When your client is compiled (if, for example, it's a Visual Basic or a Visual C++ application), the CLSIDs of the components it uses are generally "hard-wired" into the code. This means that if the CLSID of the component it uses should change, the client will no longer work.

 

However, in our Brick Calculator example, when we created the component instance within the ASP page, we did not use the CLSID to reference the component. Instead, we used the programmatic identifier, or ProgID.

Programmatic Identifiers

In our first example of using a component in an ASP page, we created an instance of the component like this:

 

   Dim objBrickCalc

   Set objBrickCalc = Server.CreateObject("BrickCalc.wsc")

 

When you create a class module in Visual Basic, it generates a ProgID for you, in the form:

 

[ProjectName].[ClassModuleName]

 

At the end of this chapter, we'll build the Windows Script Component using the Wizard provided by Microsoft. There, you'll see that WSCs store the ProgID in the same file as the rest of the component's implementation:

 

   <registration

      description="BrickCalc"

      progid="BrickCalc.WSC"

      version="1.00"

      classid="{f954a720-67c1-11d3-99b1-00104b4c84a4}"

   >

   </registration>

 

As the next screenshot shows, ProgIDs are also sub-keys under HKEY_CLASSES_ROOT. They provide a way of looking up a CLSID at runtime from a "friendly" string identifier. Using the Brick Calculator component as an example, we can see that the ProgID key has a sub-key called CLSID. This has a Default string value that contains the GUID in string format:

 

 

Whether you use ProgIDs or CLSIDs to call your component from ASP is up to you. While CLSIDs are less easy to write and less logical to read than ProgIDs, they do ensure that (in the unlikely event that there is a component with the same name and method as the one you are calling) you get the correct method of the correct component.

The COM Runtime

An important part of the COM is the COM runtime, which provides the API functions that enable applications use to create and manipulate COM objects. As ASP programmers, we don't really see the COM runtime, but functions like the Server object's CreateObject() method are layers upon it. If you asked ten C++ programmers to name a COM runtime API, you'd probably find 99% of them would say CoCreateInstance() or CoCreateInstanceEx(). These APIs are responsible for the creation of COM objects—they are the equivalent of CreateObject() in ASP. The COM runtime is a large topic, and we will not be covering it in depth here.

 

There is a lot more to learn about COM in general, but both ASP and Visual Basic make COM very easy to work with. While we could introduce all manner of topics to help you understand what is going on under the hood, the ASP and Visual Basic environments are designed to hide much of the complexity from you until you're at a stage when you really need to dig into the inner workings. We will be looking into COM more deeply in the section on C++, starting in Chapter 10, but what you have seen so far is enough to get you used to building components and using them in your ASP pages.

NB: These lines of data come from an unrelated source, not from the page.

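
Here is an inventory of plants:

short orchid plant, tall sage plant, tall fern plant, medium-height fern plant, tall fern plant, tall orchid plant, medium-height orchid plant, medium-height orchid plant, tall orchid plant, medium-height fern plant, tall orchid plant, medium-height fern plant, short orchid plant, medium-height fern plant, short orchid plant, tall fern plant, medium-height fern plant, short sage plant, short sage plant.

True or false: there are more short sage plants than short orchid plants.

False

|short sage plants| = 2.
|short orchid plants| = 3.
The claim requires 2 > 3, which does not hold.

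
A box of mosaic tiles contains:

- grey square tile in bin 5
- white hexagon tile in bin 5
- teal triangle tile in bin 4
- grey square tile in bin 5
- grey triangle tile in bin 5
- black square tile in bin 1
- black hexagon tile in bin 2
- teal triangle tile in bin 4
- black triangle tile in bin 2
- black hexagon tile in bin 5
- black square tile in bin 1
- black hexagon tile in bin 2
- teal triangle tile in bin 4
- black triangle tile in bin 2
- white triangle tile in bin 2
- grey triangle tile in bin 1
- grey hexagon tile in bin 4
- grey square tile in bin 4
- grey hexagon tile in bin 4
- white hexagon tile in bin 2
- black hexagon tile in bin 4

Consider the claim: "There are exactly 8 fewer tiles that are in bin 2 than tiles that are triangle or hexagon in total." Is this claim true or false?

False

tiles in bin 2: 6.
tiles that are triangle or hexagon: 16.
The claim requires 16 − 6 (= 10) to equal 8, which does not hold.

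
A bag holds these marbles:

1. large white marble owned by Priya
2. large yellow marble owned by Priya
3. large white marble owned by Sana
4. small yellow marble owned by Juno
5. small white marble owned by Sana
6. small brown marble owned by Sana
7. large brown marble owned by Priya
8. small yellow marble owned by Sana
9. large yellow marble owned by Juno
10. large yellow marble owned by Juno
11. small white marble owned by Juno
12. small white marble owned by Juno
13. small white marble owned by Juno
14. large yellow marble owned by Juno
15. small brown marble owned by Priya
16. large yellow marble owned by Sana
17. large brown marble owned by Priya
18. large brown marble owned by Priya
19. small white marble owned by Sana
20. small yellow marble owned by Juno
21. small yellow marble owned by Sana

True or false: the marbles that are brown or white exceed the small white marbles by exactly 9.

False

There are 12 marbles that are brown or white.
There are 5 small white marbles.
The claim requires 12 − 5 (= 7) to equal 9, which does not hold.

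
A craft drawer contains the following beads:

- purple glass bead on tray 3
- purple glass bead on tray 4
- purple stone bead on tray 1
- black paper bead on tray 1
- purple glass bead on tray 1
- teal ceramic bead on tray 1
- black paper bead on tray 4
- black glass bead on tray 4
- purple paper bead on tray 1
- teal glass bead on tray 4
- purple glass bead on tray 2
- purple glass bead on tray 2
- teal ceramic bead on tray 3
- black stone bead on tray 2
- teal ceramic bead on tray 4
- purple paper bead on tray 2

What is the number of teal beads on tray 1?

1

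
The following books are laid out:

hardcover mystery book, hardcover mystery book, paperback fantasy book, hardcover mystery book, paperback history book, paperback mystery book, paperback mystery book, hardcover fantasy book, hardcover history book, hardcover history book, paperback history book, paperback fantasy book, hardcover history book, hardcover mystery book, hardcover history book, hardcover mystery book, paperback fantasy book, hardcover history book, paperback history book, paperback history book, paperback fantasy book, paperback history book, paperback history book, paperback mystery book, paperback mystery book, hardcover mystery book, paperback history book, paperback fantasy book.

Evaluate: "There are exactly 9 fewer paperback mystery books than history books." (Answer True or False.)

|paperback mystery books| = 4.
|history books| = 12.
The claim requires 12 − 4 (= 8) to equal 9, which does not hold.

False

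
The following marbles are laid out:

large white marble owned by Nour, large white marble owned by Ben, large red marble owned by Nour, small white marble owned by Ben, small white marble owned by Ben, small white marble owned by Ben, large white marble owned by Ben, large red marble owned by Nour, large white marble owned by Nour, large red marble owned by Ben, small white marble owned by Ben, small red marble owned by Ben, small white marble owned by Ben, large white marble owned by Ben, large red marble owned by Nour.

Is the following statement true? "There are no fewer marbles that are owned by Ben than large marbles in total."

marbles owned by Ben: 10.
large marbles: 9.
The claim requires 10 ≥ 9, which holds.

True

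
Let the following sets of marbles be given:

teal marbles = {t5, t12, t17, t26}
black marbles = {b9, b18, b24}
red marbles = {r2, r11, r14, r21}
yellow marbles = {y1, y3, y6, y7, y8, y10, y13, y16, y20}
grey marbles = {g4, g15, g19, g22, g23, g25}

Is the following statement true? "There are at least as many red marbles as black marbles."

True

|red marbles| = 4.
|black marbles| = 3.
The claim requires 4 ≥ 3, which holds.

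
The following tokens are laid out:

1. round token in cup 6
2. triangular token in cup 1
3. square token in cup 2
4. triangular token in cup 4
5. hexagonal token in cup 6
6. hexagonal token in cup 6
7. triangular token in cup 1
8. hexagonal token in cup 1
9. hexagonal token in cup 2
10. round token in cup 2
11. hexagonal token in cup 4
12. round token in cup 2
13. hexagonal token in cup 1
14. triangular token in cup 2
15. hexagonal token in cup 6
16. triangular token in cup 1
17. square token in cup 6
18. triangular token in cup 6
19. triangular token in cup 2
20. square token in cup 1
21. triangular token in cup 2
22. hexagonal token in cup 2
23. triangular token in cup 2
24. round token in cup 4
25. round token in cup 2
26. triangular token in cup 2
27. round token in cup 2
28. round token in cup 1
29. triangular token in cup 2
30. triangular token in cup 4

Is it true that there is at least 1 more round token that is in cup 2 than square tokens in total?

There are 4 round tokens in cup 2.
There are 3 square tokens.
The claim requires 4 − 3 = 1 ≥ 1, which holds.

True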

Will Microsoft Replace COM?

Unlike a lot of Microsoft technologies, COM has a fairly stable history that can be tracked back long before the official release in 1993. Since its release, COM has slowly evolved, but this has largely involved additional features such as security and the ability to call up components on different computers. There have been no major architecture changes.

 

COM has a solid future. These days, almost every new technology that Microsoft introduces is based to some extent—and in some cases entirely—on COM. This is true for all the technologies we will be examining in this book—ADO, MTS, MSMQ ADSI, and OLE DB. All the Microsoft Office components expose COM interfaces, as does Internet Explorer. The next version of COM, known as COM+, already has a pivotal role in Windows 2000, so you can rest assured it is here to stay. There are some big changes between COM and COM+, but nothing that invalidates or outdates the code that we will be writing in this book.